The graph on the inverted index is then used to answer questions about the business by a software agent. The software agent starts from the root node of the graph and greets the customer on a call, SMS and Facebook Messenger. The customer can respond to the greeting with a question about the business by searching for the closest match to the question from the customer using techniques borrowed from information retrieval. In an implementation, this can be done using an inverted index to look up possible matches for the user input using an in-expensive algorithm to start with and then evaluating the matches with an expensive algorithm such as Gradient Boosted Decision Tree. Before hitting the inverted index, we have to run stemming, tokenization and normalization algorithm on the input query to make sure that the input can be searched properly by the algorithms looking for a match.

This was an idea I wrote in 2016, in a patent application for Vocy.AI (If you ever plan to use this technique for your company, please consider paying royalty to a poor innovator). Components such as Sentence2Vec can be replaced now with BERT and RNN can be augmented further with attention techniques.

This approach gives control as well as the evolution of the virtual agent to enterprises.

YouTube recommendations using Mixture of Experts

Interesting read from Youtube Recommendations team (https://lnkd.in/e-k4YqN). They have used shallow tower (Wide and Deep Neural Networks) to remove position bias and introduced a Mixture of Experts to optimize for multiple objectives. Another interesting variation was to use PointWise Similarity for the Learn to Rank Re-Ranker for scalability reasons. It was also interesting to know that they tuned the weights of multiple experts manually. What are your thoughts?

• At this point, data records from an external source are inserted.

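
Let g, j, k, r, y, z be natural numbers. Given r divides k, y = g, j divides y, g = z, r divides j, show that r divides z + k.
Because y = g and g = z, y = z. Since r divides j and j divides y, r divides y. y = z, so r divides z. Because r divides k, r divides z + k.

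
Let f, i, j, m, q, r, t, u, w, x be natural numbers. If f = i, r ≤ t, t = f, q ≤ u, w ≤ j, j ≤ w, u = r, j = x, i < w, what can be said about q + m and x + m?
q + m < x + m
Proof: u = r and q ≤ u, so q ≤ r. t = f and f = i, therefore t = i. r ≤ t, so r ≤ i. Since q ≤ r, q ≤ i. Because w ≤ j and j ≤ w, w = j. j = x, so w = x. i < w, so i < x. Since q ≤ i, q < x. Then q + m < x + m.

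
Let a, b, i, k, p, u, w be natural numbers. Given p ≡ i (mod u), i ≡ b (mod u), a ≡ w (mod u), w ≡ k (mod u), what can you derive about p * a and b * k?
p * a ≡ b * k (mod u)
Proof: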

Conversational Interaction Conference - 2020

I will be speaking in the Conversational Interaction Conference -2020 (https://lnkd.in/gtcVYtQ) on the topic of "Techniques for Personalization in Virtual Assistants". I plan to speak on the convergence of Deep Learning, Deep Reinforcement Learning, Personalization, NLG, Digital Persona, Multi-Modal Virtual Assistance experiences topics. It would be great more suggestions from the Linkedin community.

Interactive advertising presentation

Stepping into 2020, I have been ruminating about progress in Conversational AI Marketing space. I have presented some of my thoughts in Conversational Interaction conference in 2017. The Slides for the conference are at https://lnkd.in/g4Paqnq. I still see a blue ocean in the AI-backed Interactive Marketing space. What are your thoughts?

Amazon patent approval

I am excited to share that one of my patents (https://lnkd.in/guFt7vZ) for Amazon got approved. In this patent, I came up with an approach to use Holograms to provide an experiential experience to users for Search Queries. Getting a search patent in a world dominated by Google feels good. Thanks to Amazon and my co-inventors Erick Cantu-Paz, François Huet, David (Ciemo) Ciemiewicz and Priyank Singh for getting here.

Is A/B test technology still relevant?

Lots of companies use A/B test results as a way to measure the value of features to their users. Do you think the practice is still relevant? I feel that A/B testing needs to be phased out by an infrastructure leveraging ideas from Contextual Bandits, Deep Reinforcement Learning and Counterfactual Policy Estimation. The features would get faster to the market and companies would be able to use the best algorithms for a given context. What are your thoughts?